Welche Länge und Dicke sollte ein Dantapavan-Zweig haben?
Der Zweig sollte etwa die Dicke der Spitze des kleinen Fingers und eine Länge von rund 12 Angula, also ungefähr 20 bis 25 Zentimeter, aufweisen. Diese Maße sorgen für eine stabile Handhabung bei gleichzeitiger Flexibilität während des Kauens.
Wann sollte auf ayurvedisches Zähneputzen verzichtet werden?
Von Dantadhavana wird bei Verdauungsstörungen, Übelkeit, Husten, Fieber, Gesichtslähmung, extremem Durst sowie bei Erkrankungen von Augen, Kopf oder Ohren abgeraten, da mechanische Reizung in diesen Zuständen als belastend gilt.
Aus welchem Material sollte ein ayurvedischer Zungenreiniger bestehen?
Empfohlen werden Zungenreiniger aus Gold, Silber, Kupfer, Zinn oder Messing. Die Form sollte nicht scharfkantig, sondern U-förmig gebogen sein, um sich der Zungenoberfläche anzupassen, ohne sie zu verletzen.
Warum ist die Zungenreinigung im Ayurveda so wichtig?

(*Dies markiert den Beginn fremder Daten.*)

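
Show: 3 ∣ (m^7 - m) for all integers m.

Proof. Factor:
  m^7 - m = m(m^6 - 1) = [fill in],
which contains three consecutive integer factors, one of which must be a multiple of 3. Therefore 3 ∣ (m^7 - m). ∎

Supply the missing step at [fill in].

m^6 - 1 = (m^2 - 1)(m^4 + m^2 + 1), and m^2 - 1 = (m-1)(m+1).
So m(m^6 - 1) = (m - 1)m(m + 1)(m^4 + m^2 + 1).

(m - 1)m(m + 1)(m^4 + m^2 + 1)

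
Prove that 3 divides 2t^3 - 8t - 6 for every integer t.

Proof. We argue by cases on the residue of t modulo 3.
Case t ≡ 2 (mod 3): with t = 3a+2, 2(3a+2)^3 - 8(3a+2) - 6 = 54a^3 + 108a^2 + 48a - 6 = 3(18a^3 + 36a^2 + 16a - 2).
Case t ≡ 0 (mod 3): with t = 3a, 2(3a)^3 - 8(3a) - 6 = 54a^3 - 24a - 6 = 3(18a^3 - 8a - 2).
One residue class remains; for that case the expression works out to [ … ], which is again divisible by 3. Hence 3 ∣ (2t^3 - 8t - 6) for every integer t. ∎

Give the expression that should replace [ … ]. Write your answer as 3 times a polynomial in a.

3(18a^3 + 18a^2 - 2a - 4)

The residues treated are {2, 0}, so the missing case is t ≡ 1 (mod 3); write t = 3a+1.
Then 2(3a+1)^3 - 8(3a+1) - 6 = 54a^3 + 54a^2 - 6a - 12 = 3(18a^3 + 18a^2 - 2a - 4).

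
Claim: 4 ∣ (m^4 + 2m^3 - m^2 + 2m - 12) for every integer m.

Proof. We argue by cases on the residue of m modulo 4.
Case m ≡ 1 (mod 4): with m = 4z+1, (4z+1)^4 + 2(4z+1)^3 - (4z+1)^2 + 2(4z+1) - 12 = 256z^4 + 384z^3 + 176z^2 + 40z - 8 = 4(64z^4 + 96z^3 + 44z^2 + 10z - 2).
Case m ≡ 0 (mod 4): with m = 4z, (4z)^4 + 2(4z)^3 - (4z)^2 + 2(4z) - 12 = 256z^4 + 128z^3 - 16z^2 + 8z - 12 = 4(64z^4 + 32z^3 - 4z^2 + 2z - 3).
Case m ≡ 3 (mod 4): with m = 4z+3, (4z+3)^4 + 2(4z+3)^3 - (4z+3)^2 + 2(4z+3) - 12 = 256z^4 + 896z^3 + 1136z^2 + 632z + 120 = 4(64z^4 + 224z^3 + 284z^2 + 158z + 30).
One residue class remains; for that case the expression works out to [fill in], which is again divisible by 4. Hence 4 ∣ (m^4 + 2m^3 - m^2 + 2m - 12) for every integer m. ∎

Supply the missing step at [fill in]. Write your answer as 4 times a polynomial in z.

Only m ≡ 2 (mod 4) is unaccounted for. Put m = 4z+2:
(4z+2)^4 + 2(4z+2)^3 - (4z+2)^2 + 2(4z+2) - 12 expands to 256z^4 + 640z^3 + 560z^2 + 216z + 20,
and factoring out 4 leaves 4(64z^4 + 160z^3 + 140z^2 + 54z + 5).

4(64z^4 + 160z^3 + 140z^2 + 54z + 5)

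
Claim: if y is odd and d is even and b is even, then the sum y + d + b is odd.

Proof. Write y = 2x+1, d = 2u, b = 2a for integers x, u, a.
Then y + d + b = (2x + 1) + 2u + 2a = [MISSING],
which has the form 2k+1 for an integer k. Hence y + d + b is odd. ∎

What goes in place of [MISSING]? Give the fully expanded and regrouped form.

(2x + 1) + 2u + 2a = 2a + 2u + 2x + 1
= 2(a + u + x) + 1.
Since a + u + x is an integer, the sum is of the form 2k+1 for an integer k.

2(a + u + x) + 1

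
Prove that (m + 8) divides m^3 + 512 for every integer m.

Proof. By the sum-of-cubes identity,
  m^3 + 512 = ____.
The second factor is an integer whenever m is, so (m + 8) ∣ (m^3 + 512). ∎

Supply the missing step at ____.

(m + 8)(m^2 - 8m + 64)

a^3 + b^3 = (a + b)(a^2 - ab + b^2). With a = m, b = 8:
m^3 + 512 = (m + 8)(m^2 - 8m + 64).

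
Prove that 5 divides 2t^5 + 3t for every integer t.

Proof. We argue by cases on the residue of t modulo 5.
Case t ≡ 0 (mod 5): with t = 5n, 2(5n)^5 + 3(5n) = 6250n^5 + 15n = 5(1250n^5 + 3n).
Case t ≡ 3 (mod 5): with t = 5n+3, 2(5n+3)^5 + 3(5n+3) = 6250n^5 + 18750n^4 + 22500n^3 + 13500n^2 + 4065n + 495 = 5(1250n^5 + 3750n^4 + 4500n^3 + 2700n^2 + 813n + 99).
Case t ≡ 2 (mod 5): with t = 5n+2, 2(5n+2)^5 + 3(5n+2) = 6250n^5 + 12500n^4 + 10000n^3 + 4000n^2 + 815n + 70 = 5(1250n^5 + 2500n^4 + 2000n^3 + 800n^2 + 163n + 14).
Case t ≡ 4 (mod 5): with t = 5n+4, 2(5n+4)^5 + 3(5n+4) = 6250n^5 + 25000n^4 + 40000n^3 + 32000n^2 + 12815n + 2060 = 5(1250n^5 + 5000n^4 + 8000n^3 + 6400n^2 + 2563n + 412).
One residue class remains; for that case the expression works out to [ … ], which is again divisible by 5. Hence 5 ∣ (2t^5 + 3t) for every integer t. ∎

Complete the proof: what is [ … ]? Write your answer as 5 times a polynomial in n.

5(1250n^5 + 1250n^4 + 500n^3 + 100n^2 + 13n + 1)

Only t ≡ 1 (mod 5) is unaccounted for. Put t = 5n+1:
2(5n+1)^5 + 3(5n+1) expands to 6250n^5 + 6250n^4 + 2500n^3 + 500n^2 + 65n + 5,
and factoring out 5 leaves 5(1250n^5 + 1250n^4 + 500n^3 + 100n^2 + 13n + 1).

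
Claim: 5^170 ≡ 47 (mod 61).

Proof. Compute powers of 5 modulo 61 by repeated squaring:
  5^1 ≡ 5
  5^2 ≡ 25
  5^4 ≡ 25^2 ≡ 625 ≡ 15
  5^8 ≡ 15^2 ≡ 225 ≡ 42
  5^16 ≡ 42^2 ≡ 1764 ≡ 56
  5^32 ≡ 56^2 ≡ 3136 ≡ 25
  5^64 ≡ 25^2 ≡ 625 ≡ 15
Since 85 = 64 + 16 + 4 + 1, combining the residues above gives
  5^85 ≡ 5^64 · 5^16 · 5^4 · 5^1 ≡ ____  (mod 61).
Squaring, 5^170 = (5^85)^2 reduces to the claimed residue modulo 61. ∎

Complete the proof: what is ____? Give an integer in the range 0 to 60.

48

5^64 · 5^16 · 5^4 · 5^1 ≡ 15 · 56 · 15 · 5 = 63000.
63000 mod 61 = 48, so 5^85 ≡ 48 (mod 61).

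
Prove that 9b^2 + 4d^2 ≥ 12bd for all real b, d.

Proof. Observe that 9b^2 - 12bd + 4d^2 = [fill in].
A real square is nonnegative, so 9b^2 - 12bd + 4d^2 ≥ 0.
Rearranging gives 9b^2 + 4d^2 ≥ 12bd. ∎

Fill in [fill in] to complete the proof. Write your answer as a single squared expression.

(3b - 2d)^2

The leading and trailing coefficients are 3^2 and 2^2, and 12 = 2·3·2, so the trinomial is (3b - 2d)^2.
Hence 9b^2 - 12bd + 4d^2 ≥ 0.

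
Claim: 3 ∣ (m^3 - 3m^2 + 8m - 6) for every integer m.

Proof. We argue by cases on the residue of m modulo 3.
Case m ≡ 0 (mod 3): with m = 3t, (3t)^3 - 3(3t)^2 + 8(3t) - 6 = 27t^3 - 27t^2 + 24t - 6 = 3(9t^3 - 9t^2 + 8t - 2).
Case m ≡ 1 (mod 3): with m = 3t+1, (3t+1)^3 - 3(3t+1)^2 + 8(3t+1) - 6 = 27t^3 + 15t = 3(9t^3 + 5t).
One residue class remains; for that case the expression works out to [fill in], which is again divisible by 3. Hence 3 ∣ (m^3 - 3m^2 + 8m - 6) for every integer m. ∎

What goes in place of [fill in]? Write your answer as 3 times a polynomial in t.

3(9t^3 + 9t^2 + 8t + 2)

The residues treated are {0, 1}, so the missing case is m ≡ 2 (mod 3); write m = 3t+2.
Then (3t+2)^3 - 3(3t+2)^2 + 8(3t+2) - 6 = 27t^3 + 27t^2 + 24t + 6 = 3(9t^3 + 9t^2 + 8t + 2).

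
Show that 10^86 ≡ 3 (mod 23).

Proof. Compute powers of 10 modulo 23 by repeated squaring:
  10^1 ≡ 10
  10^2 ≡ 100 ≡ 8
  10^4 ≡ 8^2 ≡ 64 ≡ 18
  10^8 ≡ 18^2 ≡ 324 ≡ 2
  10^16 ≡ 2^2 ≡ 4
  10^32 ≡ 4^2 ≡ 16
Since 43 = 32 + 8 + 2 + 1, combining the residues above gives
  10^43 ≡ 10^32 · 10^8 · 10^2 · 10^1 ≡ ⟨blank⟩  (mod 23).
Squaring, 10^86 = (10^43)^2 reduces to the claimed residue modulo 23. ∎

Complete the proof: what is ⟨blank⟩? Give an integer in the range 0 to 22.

Multiply the listed residues: 16 · 2 · 8 · 10 = 32 → 256 → 2560.
Reducing modulo 23: 2560 = 111·23 + 7, so 10^43 ≡ 7.

7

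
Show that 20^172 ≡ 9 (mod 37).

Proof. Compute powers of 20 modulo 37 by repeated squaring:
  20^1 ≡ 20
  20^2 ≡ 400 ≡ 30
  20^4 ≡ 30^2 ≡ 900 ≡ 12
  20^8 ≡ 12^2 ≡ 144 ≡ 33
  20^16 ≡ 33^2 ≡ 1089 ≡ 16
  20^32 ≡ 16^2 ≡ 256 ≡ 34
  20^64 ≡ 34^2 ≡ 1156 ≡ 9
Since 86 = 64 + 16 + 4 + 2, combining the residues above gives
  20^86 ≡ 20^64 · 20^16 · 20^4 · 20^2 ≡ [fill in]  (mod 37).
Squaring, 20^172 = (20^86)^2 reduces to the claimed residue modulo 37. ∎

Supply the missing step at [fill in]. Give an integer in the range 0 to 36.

3

Multiply the listed residues: 9 · 16 · 12 · 30 = 144 → 1728 → 51840.
Reducing modulo 37: 51840 = 1401·37 + 3, so 20^86 ≡ 3.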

Auf der Zunge, besonders an der Wurzel, sammeln sich Bakterien und Beläge an, die Mundgeruch verursachen und den Geschmackssinn beeinträchtigen können. Die tägliche Reinigung gilt im Ayurveda daher als obligatorischer Teil der Mundhygiene, nicht als optionale Ergänzung.
Welche Pflanzenteile unterstützen zusätzlich die Mundgesundheit?
Das Kauen von Muskatnuss, Gewürznelken, Kardamom oder Betelblättern nach den Mahlzeiten gilt als unterstützende Maßnahme. Diesen Substanzen wird eine reinigende Wirkung sowie ein positiver Effekt auf den Atemgeruch zugeschrieben.
Ist Gurgeln Teil der ayurvedischen Mundhygiene-Routine?
Ja. Das Gurgeln mit warmem Wasser oder Öl, bekannt als Gandusha oder Kavala, ergänzt Zähneputzen und Zungenreinigung und wird traditionell im Anschluss an diese beiden Schritte durchgeführt.